Peter Farrelly’s biographical comedy Green Book is up for five Oscars but remains one of the awards season’s most controversial movies. The upcoming 2019 Academy Awards features a mixed bag of nominees. There are some positives: Marvel broke the superhero ceiling and saw Black Panther become a Best Picture nominee; the legendary Spike Lee finally landed his first Best Director nomination for BlacKkKlansman, and Alfonso Cuaron’s Roma remains the front-runner in spite of its Netflix status. But then there’s the Bohemian Rhapsody problem, as well as the absence of female directors, once more. At the heart of this hurricane is a small movie called Green Book.
Before Green Book premiered at TIFF, critics didn’t have high hopes for it. It was, after all, the first “serious” movie of Farrelly, the guy who made Dumb and Dumber and There’s Something About Mary, and followed a true story - a white driver accompanying a legendary black jazz pianist through a tour of the American south - that immediately inspired comparisons to Driving Miss Daisy. Then it screened to major critical acclaim and took home the coveted Audience Award, thus catapulting it to the front of the Best Picture Oscar race. That position seemed secure when it took home the 2019 Golden Globe for Best Motion Picture – Comedy or Musical and the Producers Guild of America Award. On top of that, Mahershala Ali seemed all but destined to win his second Best Supporting Actor Oscar.
Green Book has made a decent amount of money - $61.4 million from a $23 million budget - and has its fair share of critical fans. It’s nowhere near the most critically lambasted film of 2018, or even the worst reviewed Best Picture nominee (an honor that falls upon Bohemian Rhapsody). Still, it would be foolish to understand this film and the conversations around it solely by reviews, especially those that come from the first flush of festival excitement. Green Book may seem like a pretty benign film on its own, but it still remains a potent symbol of Hollywood’s problems and how far they still have to go on many issues.
- This Page: Green Book's Inaccurate Story
- Next Page: Green Book's Controversial Crew & Being Out Of Date
The Accuracy of Green Book’s Story Has Been Questioned Repeatedly
The issue of biopics and their adherence to historical truth has been a problem for as long as the genre has existed. It’s an ethical quandary that questions if creative freedom can come at the price of re-imagining truth. Many filmmakers and studios wrestle with this topic and how involved any surviving family members should be in the making of the story. Green Book is not the first film to face this problem – once again, Bohemian Rhapsody has been under the same magnifying glass of scrutiny this awards season – but its particular methods of dealing with this have raised further eyebrows and been called out as insensitive by the family of one of the portrayed subjects.
Green Book is the passion project of Nick Vallelonga. His father, Tony Lip (Viggo Mortensen), was the man who was seemingly friends with pianist Don Shirley (Ali) and accompanied him to safety through a tour of the still-segregated American South. Vallelonga co-wrote the screenplay, along with Farrelly and Brian Hayes Currie, and is also credited as a producer. Family involvement in a biopic is not uncommon, although it's less heard of for the project itself to be the creative brain-child of one of the subject’s offspring. This opened up various questions about the validity of Vallelonga’s version of events and his agenda. In a story about a famed black musician with its title taken from The Negro Motorist Green Book, why was this story centered on the white guy? These problems were growing long before Shirley’s family called out what they felt was misrepresentation of history and their relative.
Shirley’s nephew Edwin Shirley III, among other family members, has condemned Green Book's interpretation of Shirley as "a symphony of lies" (via Shadow and Act). Particular moments in the film refuted by Shirley's family include the claims that Shirley was estranged from his relatives at the time, that Lip and Shirley were ever friends to begin with, and that a now infamous scene where Lip introduces Shirley to fried chicken never happened.

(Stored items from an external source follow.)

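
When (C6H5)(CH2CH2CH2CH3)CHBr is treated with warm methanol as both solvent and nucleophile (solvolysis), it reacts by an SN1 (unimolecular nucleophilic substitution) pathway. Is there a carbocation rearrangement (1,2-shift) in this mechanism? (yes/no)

no

The first-formed carbocation is secondary.
No single 1,2-shift to an adjacent carbon would produce a more-substituted cation than the one already present, so no rearrangement occurs.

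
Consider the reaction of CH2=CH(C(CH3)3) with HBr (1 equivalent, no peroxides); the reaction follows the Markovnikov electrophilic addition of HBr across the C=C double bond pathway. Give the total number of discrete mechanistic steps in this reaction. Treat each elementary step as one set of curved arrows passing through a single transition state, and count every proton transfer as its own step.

3

Step 1: Electrophilic addition begins with the π(C=C) electrons forming a bond to the proton of HBr. Following Markovnikov's rule, the resulting cation is secondary. The H–Br bond breaks heterolytically, releasing Br⁻.
Step 2: A methyl group with its bonding pair migrates from the adjacent tert-butyl carbon to the cationic centre — a 1,2-methyl shift — upgrading the secondary cation to a tertiary one.
Step 3: Nucleophilic attack by Br⁻ on the carbocation completes the addition, giving R–Br.
Total: 3 elementary steps.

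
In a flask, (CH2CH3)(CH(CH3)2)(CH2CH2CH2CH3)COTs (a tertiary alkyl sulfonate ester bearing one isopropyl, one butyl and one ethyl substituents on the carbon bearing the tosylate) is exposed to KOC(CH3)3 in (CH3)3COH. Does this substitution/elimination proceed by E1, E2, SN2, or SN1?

E2

Conditions: a strong/bulky base with a tertiary substrate bearing a β-hydrogen.
These conditions are the textbook signature of the E2 pathway.
A strong (often hindered) base removes a β-H in concert with loss of the leaving group — bimolecular elimination.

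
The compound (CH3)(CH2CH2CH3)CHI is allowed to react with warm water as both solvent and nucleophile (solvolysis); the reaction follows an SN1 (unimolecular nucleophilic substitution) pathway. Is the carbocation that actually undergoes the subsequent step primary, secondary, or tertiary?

secondary

Step 1: Rate-determining heterolysis of the C–I bond gives I⁻ and a secondary carbocation.
No single 1,2-shift to an adjacent carbon would give a more-substituted cation, so no rearrangement occurs.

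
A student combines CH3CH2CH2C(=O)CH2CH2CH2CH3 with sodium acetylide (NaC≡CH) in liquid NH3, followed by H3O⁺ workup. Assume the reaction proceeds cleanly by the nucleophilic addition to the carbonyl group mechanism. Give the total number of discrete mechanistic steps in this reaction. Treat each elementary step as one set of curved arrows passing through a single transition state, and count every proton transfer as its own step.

2

Step 1: A lone pair / filled orbital on HC≡C⁻ attacks the electrophilic carbonyl carbon; the π(C=O) electrons shift onto oxygen, producing a tetrahedral alkoxide intermediate.
Step 2: The alkoxide picks up a proton during H3O⁺ workup to yield a propargyl alcohol.
Total: 2 elementary steps.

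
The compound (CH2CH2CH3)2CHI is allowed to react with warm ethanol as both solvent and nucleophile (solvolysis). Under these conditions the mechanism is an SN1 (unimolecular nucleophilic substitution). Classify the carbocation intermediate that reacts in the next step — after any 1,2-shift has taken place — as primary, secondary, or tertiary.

secondary

Step 1: The C–I bond breaks with both electrons going to the iodide; I⁻ leaves and a secondary carbocation remains.
No single 1,2-shift to an adjacent carbon would give a more-substituted cation, so no rearrangement occurs.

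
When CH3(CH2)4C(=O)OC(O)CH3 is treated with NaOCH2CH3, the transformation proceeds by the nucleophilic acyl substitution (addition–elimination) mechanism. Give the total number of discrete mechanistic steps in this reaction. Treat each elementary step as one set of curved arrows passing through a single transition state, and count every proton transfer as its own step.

2

Step 1: A lone pair on the O of CH3CH2O⁻ attacks the electrophilic acyl carbon; the π(C=O) electrons move onto oxygen, giving a tetrahedral intermediate.
Step 2: Collapse of the tetrahedral intermediate: the alkoxide oxygen pushes its lone pair back to re-form C=O while CH3CO2⁻ leaves.
Total: 2 elementary steps.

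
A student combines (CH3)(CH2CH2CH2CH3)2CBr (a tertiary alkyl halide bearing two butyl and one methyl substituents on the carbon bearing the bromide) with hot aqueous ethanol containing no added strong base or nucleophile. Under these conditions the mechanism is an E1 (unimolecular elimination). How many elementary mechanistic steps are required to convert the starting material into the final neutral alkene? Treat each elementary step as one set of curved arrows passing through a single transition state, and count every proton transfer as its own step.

Step 1: Rate-determining heterolysis of the C–Br bond gives Br⁻ and a tertiary carbocation.
(No 1,2-shift: no single shift to an adjacent carbon would give a more stable cation.)
Step 2: A weak base (a water (or ethanol) molecule from the solvent) removes a proton from a carbon adjacent to the cationic centre; the electrons of that C–H bond become the new π(C=C) bond, giving the alkene.
Total: 2 elementary steps.

2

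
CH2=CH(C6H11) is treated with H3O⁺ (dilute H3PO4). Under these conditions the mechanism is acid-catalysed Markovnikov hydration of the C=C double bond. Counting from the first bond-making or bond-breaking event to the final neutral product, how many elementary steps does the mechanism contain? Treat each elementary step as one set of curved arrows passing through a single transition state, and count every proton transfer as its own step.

Step 1: Protonation of the alkene by H3O⁺: the π bond acts as the nucleophile and picks up H⁺, giving the more stable (Markovnikov) secondary carbocation. H2O is released.
Step 2: Carbocation rearrangement: a 1,2-hydride shift from the adjacent cyclohexyl carbon converts the initially-formed secondary cation into the more stable tertiary cation.
Step 3: Water acts as the nucleophile: an oxygen lone pair bonds to the cationic carbon, giving an oxonium-ion intermediate.
Step 4: Proton transfer from the O–H of the oxonium ion to H2O completes the catalytic cycle and yields the alcohol.
Total: 4 elementary steps.

4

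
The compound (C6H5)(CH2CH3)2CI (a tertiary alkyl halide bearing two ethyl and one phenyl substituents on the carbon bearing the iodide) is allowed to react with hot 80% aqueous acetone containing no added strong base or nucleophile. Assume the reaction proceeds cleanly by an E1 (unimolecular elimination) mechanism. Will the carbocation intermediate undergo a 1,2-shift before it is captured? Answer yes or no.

The first-formed carbocation is tertiary.
No single 1,2-shift to an adjacent carbon would produce a more-substituted cation than the one already present, so no rearrangement occurs.

no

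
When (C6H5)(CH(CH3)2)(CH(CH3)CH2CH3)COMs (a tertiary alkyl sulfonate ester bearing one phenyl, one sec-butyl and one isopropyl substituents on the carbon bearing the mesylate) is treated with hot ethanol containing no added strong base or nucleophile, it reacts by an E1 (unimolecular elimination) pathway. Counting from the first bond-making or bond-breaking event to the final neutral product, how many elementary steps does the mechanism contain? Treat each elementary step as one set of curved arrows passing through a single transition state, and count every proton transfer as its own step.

2

Step 1: Ionisation: the C–O σ-bond cleaves heterolytically; both bonding electrons depart with MsO⁻, leaving a tertiary carbocation at the α-carbon.
(No 1,2-shift: no single shift to an adjacent carbon would give a more stable cation.)
Step 2: An ethanol molecule (solvent) deprotonates a β-carbon; as the C–H bond breaks, those electrons form the new alkene π bond.
Total: 2 elementary steps.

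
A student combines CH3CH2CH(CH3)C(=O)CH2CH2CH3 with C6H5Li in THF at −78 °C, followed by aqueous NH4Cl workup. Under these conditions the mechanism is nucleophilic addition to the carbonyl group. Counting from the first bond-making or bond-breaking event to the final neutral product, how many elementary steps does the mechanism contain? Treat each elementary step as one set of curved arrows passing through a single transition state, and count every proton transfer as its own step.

2

Step 1: A lone pair / filled orbital on the carbanion-like carbon of C6H5Li attacks the electrophilic carbonyl carbon; the π(C=O) electrons shift onto oxygen, producing a tetrahedral alkoxide intermediate.
Step 2: The alkoxide picks up a proton during aqueous NH4Cl workup to yield an alcohol.
Total: 2 elementary steps.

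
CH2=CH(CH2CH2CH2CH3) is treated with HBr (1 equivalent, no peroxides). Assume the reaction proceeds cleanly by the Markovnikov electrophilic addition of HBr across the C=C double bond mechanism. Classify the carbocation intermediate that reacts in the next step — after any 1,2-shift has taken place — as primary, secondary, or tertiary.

secondary

Step 1: Protonation of the alkene by HBr: the π bond acts as the nucleophile and picks up H⁺, giving the more stable (Markovnikov) secondary carbocation. The H–Br bond breaks heterolytically, releasing Br⁻.
No single 1,2-shift to an adjacent carbon would give a more-substituted cation, so no rearrangement occurs.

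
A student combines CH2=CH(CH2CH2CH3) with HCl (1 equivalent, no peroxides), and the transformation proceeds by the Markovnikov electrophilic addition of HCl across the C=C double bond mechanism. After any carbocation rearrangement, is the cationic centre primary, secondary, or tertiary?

secondary

Step 1: The π electrons of the C=C bond attack a proton of HCl; Markovnikov addition places the new C–H on the less-substituted alkene carbon, so the positive charge ends up on the more-substituted carbon — a secondary carbocation. The H–Cl bond breaks heterolytically, releasing Cl⁻.
No single 1,2-shift to an adjacent carbon would give a more-substituted cation, so no rearrangement occurs.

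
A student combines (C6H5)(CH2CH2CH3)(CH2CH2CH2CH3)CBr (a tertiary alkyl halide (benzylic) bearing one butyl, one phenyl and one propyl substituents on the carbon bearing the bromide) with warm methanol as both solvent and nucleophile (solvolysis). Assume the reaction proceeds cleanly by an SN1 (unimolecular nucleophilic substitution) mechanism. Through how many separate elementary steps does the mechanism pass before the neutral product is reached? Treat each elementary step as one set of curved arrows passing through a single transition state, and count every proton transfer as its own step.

3

Step 1: Unassisted departure of Br⁻ (taking the C–Br bonding pair) generates a tertiary carbocation.
(No 1,2-shift: no single shift to an adjacent carbon would give a more stable cation.)
Step 2: A lone pair on the oxygen of CH3OH attacks the carbocation, forming a new C–O σ-bond and an oxonium ion.
Step 3: Deprotonation of the oxonium oxygen by solvent methanol yields the neutral ether.
Total: 3 elementary steps.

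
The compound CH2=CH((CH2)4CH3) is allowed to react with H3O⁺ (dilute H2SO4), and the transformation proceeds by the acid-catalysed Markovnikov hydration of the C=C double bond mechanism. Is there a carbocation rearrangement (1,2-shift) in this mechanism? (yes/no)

The first-formed carbocation is secondary.
No single 1,2-shift to an adjacent carbon would produce a more-substituted cation than the one already present, so no rearrangement occurs.

no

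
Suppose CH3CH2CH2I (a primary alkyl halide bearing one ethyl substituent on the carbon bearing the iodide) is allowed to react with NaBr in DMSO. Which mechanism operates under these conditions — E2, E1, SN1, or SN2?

Conditions: a primary substrate with a strong nucleophile in the polar aprotic solvent DMSO.
These conditions are the textbook signature of the SN2 pathway.
An unhindered substrate with a strong nucleophile in a polar aprotic solvent favours one-step backside displacement.

SN2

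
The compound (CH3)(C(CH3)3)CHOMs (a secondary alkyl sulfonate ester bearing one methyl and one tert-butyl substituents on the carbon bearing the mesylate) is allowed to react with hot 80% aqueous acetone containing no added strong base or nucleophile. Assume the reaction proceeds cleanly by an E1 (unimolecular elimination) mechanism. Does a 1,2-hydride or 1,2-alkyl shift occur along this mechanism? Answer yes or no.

yes

The first-formed carbocation is secondary.
The adjacent tert-butyl carbon has no hydrogen but bears methyl groups; migration of one methyl with its bonding pair (a 1,2-methyl shift) places the charge on a tertiary centre.
Tertiary is more stable than secondary, so the shift occurs.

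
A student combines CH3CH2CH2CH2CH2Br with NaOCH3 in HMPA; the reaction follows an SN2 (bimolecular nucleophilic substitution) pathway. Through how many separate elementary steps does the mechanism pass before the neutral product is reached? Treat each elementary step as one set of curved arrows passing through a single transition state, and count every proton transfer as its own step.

Step 1: The methoxide nucleophile donates a lone pair from O to the α-carbon in a backside attack; simultaneously the C–Br σ-bond breaks and both of its electrons leave with Br⁻. One concerted step with inversion of configuration.
Total: 1 elementary step.

1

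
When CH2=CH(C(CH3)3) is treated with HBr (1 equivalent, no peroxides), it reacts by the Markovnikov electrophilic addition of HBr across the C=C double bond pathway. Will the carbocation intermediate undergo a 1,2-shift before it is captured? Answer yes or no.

yes

The first-formed carbocation is secondary.
The adjacent tert-butyl carbon has no hydrogen but bears methyl groups; migration of one methyl with its bonding pair (a 1,2-methyl shift) places the charge on a tertiary centre.
Tertiary is more stable than secondary, so the shift occurs.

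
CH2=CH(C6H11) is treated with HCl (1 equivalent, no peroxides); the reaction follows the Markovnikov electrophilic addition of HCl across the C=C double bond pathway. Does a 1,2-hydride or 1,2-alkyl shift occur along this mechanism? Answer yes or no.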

Edwin Shirley also claimed that his uncle had never wanted a film made about his life (Vallelonga claims he sought permission from Shirley before writing the script).

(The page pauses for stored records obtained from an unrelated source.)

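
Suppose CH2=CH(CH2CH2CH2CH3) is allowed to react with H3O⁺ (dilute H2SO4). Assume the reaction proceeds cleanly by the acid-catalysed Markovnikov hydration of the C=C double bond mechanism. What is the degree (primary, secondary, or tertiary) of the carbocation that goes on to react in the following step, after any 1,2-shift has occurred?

Step 1: Protonation of the alkene by H3O⁺: the π bond acts as the nucleophile and picks up H⁺, giving the more stable (Markovnikov) secondary carbocation. H2O is released.
No single 1,2-shift to an adjacent carbon would give a more-substituted cation, so no rearrangement occurs.

secondary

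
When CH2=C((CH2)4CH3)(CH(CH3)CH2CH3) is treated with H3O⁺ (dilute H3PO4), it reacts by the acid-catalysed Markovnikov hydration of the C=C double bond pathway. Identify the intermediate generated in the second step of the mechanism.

Step 1: Protonation of the alkene by H3O⁺: the π bond acts as the nucleophile and picks up H⁺, giving the more stable (Markovnikov) tertiary carbocation. H2O is released.
Step 2: Water acts as the nucleophile: an oxygen lone pair bonds to the cationic carbon, giving an oxonium-ion intermediate.
After step 2 the species present is an oxonium ion.

oxonium ion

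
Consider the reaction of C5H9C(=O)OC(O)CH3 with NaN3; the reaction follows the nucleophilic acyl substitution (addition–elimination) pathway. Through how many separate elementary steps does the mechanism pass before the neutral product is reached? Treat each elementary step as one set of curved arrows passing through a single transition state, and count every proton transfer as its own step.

Step 1: N3⁻ adds to the carbonyl carbon; the C=O π electrons shift onto oxygen and a tetrahedral alkoxide intermediate forms.
Step 2: Elimination step: re-formation of the carbonyl π bond drives out CH3CO2⁻, giving the new acyl compound.
Total: 2 elementary steps.

2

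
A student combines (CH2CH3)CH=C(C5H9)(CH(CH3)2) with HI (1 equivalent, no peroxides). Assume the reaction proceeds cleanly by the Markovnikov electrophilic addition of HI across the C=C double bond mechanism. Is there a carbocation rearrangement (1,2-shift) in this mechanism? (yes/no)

no

The first-formed carbocation is tertiary.
No single 1,2-shift to an adjacent carbon would produce a more-substituted cation than the one already present, so no rearrangement occurs.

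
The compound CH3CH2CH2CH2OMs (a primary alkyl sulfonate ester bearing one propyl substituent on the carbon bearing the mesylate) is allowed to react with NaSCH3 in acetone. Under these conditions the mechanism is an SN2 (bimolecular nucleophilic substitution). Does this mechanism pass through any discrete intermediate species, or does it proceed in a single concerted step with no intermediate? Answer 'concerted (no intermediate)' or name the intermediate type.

CH3S⁻ attacks the back face of the α-carbon while MsO⁻ departs with the C–O bonding pair — a single concerted displacement through a pentacoordinate transition state.
All bond changes occur in one transition state; no discrete intermediate is formed.

concerted (no intermediate)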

Furthermore, Ali's statement that he wasn't aware Shirley's relatives were still living and that he could've consulted with them prior to filming has caused further complications with the veracity of Vallelonga and Farrelly's claims about Shirley's life. And with Farrelly expressing a similar sentiment to Ali, it’s bad optics for this biopic about two men to be described as a completely true story by the family of one of the (white) subjects while the other relatives of the black subject fully deny that. Given Hollywood’s long-favored penchant for telling stories of race relations through a white gaze (the Driving Miss Daisy comparisons exist for a reason), Green Book needed to do a lot more to avoid those pitfalls if it wanted to remain a story written and directed by white men. In 2019, those questions are louder than ever, and Green Book doesn’t answer them.